Paraffin-embedded blocks of gastric cancer tissues were used for pathologic diagnosis, IHC, and molecular analysis. The tumor showed an infiltrative growth pattern on gross examination (Figure 1A). Histologically, the tumor was poorly differentiated. It had a solid pattern with necrosis and was heterogeneous with glandular differentiation and prominent tumor-infiltrating lymphocytes (Figure 1B and C). The tumor cells were positive for low-molecular-weight cytokeratin (AE1/AE3, Ventana) (Figure 1D). The combined positive score (CPS) of programmed death-ligand 1 (PD-L1, 22C3, Dako) was high (Figure 1E). In situ hybridization of EBV-encoded small RNA was negative (Figure 1F).

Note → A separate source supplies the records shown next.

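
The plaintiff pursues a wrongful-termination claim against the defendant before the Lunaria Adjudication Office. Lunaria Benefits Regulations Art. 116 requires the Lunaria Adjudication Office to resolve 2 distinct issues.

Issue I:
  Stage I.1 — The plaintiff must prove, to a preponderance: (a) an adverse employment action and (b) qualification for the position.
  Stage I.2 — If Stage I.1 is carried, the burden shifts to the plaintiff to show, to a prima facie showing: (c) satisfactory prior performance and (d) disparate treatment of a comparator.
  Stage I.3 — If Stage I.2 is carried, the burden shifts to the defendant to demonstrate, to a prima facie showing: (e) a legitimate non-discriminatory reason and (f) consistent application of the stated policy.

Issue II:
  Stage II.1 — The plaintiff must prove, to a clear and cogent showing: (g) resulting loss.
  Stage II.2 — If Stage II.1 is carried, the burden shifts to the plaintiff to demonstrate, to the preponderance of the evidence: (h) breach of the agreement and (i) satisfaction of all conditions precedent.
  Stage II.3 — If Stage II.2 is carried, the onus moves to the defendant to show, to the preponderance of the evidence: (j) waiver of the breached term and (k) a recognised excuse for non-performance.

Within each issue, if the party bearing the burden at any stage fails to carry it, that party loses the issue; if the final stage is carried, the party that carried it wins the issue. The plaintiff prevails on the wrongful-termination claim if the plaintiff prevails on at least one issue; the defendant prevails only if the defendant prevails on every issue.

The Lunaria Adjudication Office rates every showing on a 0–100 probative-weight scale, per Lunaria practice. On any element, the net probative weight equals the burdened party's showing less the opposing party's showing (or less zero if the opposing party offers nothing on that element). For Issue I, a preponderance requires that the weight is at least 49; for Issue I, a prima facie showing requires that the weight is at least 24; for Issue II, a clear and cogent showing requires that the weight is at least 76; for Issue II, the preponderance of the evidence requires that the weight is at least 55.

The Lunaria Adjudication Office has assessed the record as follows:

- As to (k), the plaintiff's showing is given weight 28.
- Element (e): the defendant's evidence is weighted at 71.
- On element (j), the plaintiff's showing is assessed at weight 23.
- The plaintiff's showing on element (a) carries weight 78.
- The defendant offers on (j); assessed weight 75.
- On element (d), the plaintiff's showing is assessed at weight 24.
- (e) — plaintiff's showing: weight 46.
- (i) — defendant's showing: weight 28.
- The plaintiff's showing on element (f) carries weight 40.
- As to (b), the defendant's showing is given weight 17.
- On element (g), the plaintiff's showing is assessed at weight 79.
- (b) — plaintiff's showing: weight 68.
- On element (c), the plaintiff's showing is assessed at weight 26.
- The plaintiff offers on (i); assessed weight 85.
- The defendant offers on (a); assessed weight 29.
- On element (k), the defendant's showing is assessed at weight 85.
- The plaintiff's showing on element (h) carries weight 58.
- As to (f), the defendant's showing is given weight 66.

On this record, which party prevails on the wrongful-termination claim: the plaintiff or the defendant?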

MMR proteins, including MLH1 (M1, Ventana), PMS2 (A16-4, Ventana), MSH2 (G219-1129, Ventana), and MSH6 (SP93, Ventana), were analyzed using IHC. All four proteins were negative in the tumor cells but positive in the positive control, stromal, and inflammatory cells. IHC results coincided with those of other paraffin blocks (Figure 2). HER2 (4B5, Ventana) was 1+, and Ki-67 (30-9, Ventana) was 60%.

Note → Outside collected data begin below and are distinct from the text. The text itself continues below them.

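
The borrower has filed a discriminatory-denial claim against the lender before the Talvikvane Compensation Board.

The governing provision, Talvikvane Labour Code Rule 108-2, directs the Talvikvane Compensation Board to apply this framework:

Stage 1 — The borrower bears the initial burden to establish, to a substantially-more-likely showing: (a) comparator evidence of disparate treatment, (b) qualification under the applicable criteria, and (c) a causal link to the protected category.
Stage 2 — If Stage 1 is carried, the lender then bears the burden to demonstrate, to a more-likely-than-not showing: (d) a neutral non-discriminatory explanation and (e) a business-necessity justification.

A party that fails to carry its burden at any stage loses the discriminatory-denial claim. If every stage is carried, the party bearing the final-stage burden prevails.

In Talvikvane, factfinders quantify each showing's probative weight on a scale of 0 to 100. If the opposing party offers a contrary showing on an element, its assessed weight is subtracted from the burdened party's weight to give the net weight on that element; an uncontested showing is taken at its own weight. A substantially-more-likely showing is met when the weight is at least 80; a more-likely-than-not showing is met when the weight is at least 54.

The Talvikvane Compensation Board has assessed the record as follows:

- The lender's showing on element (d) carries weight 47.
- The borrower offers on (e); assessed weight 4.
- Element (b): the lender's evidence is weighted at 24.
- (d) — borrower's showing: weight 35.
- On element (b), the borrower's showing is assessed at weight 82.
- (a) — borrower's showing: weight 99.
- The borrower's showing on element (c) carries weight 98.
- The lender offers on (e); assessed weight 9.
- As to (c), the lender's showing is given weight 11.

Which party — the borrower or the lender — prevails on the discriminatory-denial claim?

Stage 1 — burden on borrower; standard: a substantially-more-likely showing (weight is at least 80).
    (a): 99 ≥ 80 [met]
    (b): 82 − 24 = 58 < 80 [not met]
    (c): 98 − 11 = 87 ≥ 80 [met]
  The borrower does not carry Stage 1.
The lender prevails.

lender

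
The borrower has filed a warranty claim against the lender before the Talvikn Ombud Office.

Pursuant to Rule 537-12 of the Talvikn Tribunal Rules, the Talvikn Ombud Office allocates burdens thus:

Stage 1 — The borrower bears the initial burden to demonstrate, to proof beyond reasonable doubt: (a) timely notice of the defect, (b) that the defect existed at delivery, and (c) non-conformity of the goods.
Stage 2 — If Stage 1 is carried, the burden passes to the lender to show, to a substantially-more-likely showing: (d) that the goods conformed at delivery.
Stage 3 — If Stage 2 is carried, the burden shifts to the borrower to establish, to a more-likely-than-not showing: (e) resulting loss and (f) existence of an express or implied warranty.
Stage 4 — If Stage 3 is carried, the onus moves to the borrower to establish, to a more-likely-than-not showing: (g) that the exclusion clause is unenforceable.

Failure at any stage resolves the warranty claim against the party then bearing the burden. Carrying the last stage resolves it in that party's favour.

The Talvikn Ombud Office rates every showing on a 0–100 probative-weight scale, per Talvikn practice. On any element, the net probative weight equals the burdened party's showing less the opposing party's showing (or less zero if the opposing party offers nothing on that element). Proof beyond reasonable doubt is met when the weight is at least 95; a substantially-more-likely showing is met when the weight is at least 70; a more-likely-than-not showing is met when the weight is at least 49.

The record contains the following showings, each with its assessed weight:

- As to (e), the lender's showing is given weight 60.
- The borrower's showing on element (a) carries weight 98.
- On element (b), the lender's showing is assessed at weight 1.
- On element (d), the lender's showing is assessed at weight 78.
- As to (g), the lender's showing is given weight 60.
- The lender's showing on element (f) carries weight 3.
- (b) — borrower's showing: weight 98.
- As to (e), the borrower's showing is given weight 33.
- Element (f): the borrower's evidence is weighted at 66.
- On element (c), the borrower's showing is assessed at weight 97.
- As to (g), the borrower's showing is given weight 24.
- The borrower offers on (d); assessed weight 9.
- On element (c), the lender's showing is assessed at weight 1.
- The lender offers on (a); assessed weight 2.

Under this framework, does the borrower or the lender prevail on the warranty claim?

Stage 1 (borrower, proof beyond reasonable doubt, weight is at least 95): (a) net 98−2=96 ≥ 95 — meets; (b) net 98−1=97 ≥ 95 — meets; (c) net 97−1=96 ≥ 95 — meets.
  Stage 1 carried; the burden shifts to the lender.
Stage 2 (lender, a substantially-more-likely showing, weight is at least 70): (d) net 78−9=69 < 70 — fails.
  The lender does not carry Stage 2.
So the borrower prevails.

borrower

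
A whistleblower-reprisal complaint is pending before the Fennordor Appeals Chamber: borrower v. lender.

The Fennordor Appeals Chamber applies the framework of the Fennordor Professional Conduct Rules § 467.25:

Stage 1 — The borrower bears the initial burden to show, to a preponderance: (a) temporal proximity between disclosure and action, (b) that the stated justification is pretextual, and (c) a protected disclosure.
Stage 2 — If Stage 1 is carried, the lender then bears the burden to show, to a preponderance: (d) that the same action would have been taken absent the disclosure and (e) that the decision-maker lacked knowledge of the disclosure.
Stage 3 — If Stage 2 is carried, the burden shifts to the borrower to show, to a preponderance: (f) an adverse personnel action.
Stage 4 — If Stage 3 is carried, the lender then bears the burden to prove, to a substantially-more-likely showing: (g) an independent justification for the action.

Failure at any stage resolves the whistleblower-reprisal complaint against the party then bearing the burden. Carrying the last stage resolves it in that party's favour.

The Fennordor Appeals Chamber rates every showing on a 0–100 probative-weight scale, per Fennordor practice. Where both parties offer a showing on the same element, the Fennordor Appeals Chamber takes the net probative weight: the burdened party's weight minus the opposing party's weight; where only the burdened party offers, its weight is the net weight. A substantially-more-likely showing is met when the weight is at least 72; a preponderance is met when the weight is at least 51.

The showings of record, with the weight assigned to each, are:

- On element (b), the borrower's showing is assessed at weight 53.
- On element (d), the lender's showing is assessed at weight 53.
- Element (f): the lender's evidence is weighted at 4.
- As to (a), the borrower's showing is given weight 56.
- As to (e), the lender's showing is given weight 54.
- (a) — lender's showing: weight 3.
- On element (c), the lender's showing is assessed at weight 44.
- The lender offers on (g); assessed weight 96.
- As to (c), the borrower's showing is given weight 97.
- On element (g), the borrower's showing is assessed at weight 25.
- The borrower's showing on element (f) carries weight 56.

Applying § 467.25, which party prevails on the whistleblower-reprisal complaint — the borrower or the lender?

borrower

Stage 1 (borrower, a preponderance, weight is at least 51): (a) net 56−3=53 ≥ 51 — meets; (b) 53 ≥ 51 — meets; (c) net 97−44=53 ≥ 51 — meets.
  Stage 1 carried; the burden shifts to the lender.
Stage 2 (lender, a preponderance, weight is at least 51): (d) 53 ≥ 51 — meets; (e) 54 ≥ 51 — meets.
  Stage 2 carried; the burden shifts to the borrower.
Stage 3 (borrower, a preponderance, weight is at least 51): (f) net 56−4=52 ≥ 51 — meets.
  Stage 3 is satisfied; the onus moves to the lender.
Stage 4 (lender, a substantially-more-likely showing, weight is at least 72): (g) net 96−25=71 < 72 — fails.
  Stage 4 not carried; the lender fails its burden.
The analysis ends at Stage 4; the borrower prevails.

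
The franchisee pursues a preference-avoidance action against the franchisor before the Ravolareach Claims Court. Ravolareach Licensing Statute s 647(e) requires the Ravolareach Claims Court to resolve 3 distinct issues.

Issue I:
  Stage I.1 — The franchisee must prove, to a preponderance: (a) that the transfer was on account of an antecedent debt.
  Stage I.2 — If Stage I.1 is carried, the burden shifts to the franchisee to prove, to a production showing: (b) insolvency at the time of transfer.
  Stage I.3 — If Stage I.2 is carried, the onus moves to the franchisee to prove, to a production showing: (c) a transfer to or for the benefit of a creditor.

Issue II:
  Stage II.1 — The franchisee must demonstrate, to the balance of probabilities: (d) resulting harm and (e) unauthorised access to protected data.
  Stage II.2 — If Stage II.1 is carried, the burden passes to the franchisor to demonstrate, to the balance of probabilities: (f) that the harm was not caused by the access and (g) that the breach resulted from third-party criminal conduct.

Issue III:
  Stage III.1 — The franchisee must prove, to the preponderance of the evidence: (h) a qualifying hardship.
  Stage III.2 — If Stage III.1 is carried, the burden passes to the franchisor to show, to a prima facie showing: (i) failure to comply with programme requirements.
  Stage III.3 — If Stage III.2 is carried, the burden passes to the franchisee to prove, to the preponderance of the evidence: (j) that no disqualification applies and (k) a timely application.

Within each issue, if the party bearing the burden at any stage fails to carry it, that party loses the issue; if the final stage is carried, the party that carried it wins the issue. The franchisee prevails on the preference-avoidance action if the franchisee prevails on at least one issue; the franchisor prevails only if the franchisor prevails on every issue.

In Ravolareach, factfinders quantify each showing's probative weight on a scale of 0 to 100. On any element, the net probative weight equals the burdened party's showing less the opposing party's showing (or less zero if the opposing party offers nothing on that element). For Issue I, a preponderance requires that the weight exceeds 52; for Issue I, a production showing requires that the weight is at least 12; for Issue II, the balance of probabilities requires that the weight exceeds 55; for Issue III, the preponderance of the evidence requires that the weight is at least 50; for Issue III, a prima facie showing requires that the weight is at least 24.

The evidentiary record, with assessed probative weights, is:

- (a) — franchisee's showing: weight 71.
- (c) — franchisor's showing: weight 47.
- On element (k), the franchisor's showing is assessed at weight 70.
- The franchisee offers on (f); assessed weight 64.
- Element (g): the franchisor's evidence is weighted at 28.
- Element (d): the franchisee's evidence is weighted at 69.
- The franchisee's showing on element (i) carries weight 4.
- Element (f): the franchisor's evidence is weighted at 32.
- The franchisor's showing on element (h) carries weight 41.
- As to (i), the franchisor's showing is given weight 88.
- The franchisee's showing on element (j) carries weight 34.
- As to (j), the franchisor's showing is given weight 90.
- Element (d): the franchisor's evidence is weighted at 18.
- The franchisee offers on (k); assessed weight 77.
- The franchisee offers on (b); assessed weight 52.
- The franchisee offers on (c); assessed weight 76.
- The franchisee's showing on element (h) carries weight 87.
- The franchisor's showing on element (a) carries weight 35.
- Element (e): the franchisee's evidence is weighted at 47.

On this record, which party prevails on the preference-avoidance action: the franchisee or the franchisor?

— Issue I —
Stage I.1 — burden on franchisee; standard: a preponderance (weight exceeds 52).
    (a): 71 − 35 = 36 ≤ 52 [not met]
  Not every element is met, so the franchisee fails to carry Stage I.1.
The analysis ends at Stage I.1; the franchisor prevails on this issue.
— Issue II —
Stage II.1 (franchisee, the balance of probabilities, weight exceeds 55): (d) net 69−18=51 ≤ 55 — fails; (e) 47 ≤ 55 — fails.
  The franchisee does not carry Stage II.1.
The analysis ends at Stage II.1; the franchisor prevails on this issue.
— Issue III —
Stage III.1 — burden on franchisee; standard: the preponderance of the evidence (weight is at least 50).
    (h): 87 − 41 = 46 < 50 [not met]
  Not every element is met, so the franchisee fails to carry Stage III.1.
The franchisor prevails on this issue.
Per-issue: Issue I → franchisor; Issue II → franchisor; Issue III → franchisor. The franchisee must prevail on at least one issue; overall, the franchisor prevails.

franchisor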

Figure 1 Pathological characteristics.
A: Gross appearance of the tumor; B: Microscopic appearance of the tumor with necrosis; C: Microscopic appearance of the tumor with solid pattern and lymphatic stroma; D: The tumor cells were positive for cytokeratin AE1/AE3 by immunohistochemical staining; E: High expression of PDL1 (22C3) CPS>1; F: Epstein–Barr virus encoded small RNA was negative (figures at 100-200 × magnification).
Figure 2 Expression of mismatch repair-related proteins by immunohistochemical staining.
The tumor cells were completely negative for all four proteins. A: MLH1; B: PMS2; C: MSH2; D: MSH6 (all images at 200 × magnification).
Subsequently, a methylation-specific polymerase chain reaction assay of the MLH1 promoter region was performed, which revealed promoter hypermethylation of MLH1.
Next-generation sequencing (NGS) of genes including MLH1, MSH2, MSH6, and PMS2 was performed. In addition, 37 genes, including gastrointestinal tumor-related genes such as AKT1, ATM, BRCA1, BRCA2, CDH1, EGFR, ERBB2, HRAS, KIT, MET, PDGFRA, PIK3CA, PMS1, PTCH1, SDHB, SDHC, and SDHD; genes related to drug metabolism toxicity such as CYP2D6, DPYD, and UGT1A1; and genes related to gastrointestinal therapy, prognosis, and inheritance such as APC, BLM, BMPR1A, CHEK2, EPCAM, GALNT12, GREM1, MUTYH, POLD1, POLE, PTEN, SMAD4, STK11, TP53, KRAS, NRAS, and BRAF, were identified.
NGS demonstrated that MLH1, MSH2, MSH6, and PMS2 genes exhibited changes. There was a mutation in the splicing region of exon 12 of MLH1 (c.1039-13_1039-8del), a missense mutation in exon 11 of PMS2 (c.1799T>C, p.Met600Thr), a missing copy number in exon 14 of MSH2 (Figure 3), and a missense mutation in exon 4 of MSH6 (c.2693C>A, p.Pro898His). This mutation of MSH2 may lead to a shift in the subsequent coding frame of MSH2, leading to the loss of protein expression. Mutation analysis using peripheral blood showed no germline mutations in these four genes. The presence of MLH1 promoter methylation and mutation of MSH2 confirmed MSI-H. The patient had no personal or family tumor history, indicating that this MMR deficiency was highly likely sporadic in nature. Thus, there were no clinical management implications for his family.
Figure 3 Results of next-generation sequencing.
The mutation of MSH2 and amplification of PIK3CA were observed.
The tumor showed several other mutations, including copy number amplification of the PIK3CA gene (Figure 3), possibly leading to the upregulation of PIK3CA expression. The PTEN gene had a frameshift mutation in exon 7 (c.800del, p.Lys267fs) and a nonsense mutation in exon 5 (c.388C>T, p.Arg130). The exon began to shift from the amino acid residue 267 (lysine) in exon 7. Terminators are likely to be introduced into the new reading frame. The amino acid residue 130 encoded by exon 5 was mutated from arginine to the terminator. These two premature terminators may lead to meaningless mRNA degradation, resulting in protein loss. There was a missense mutation of p.g245s in exon 7 of the TP53 gene and mutations in the splicing region of exon 6 of the ATM gene (c.497-5_497-4del) and exon 12 of the MET gene (c. 2584-13_2584-9del).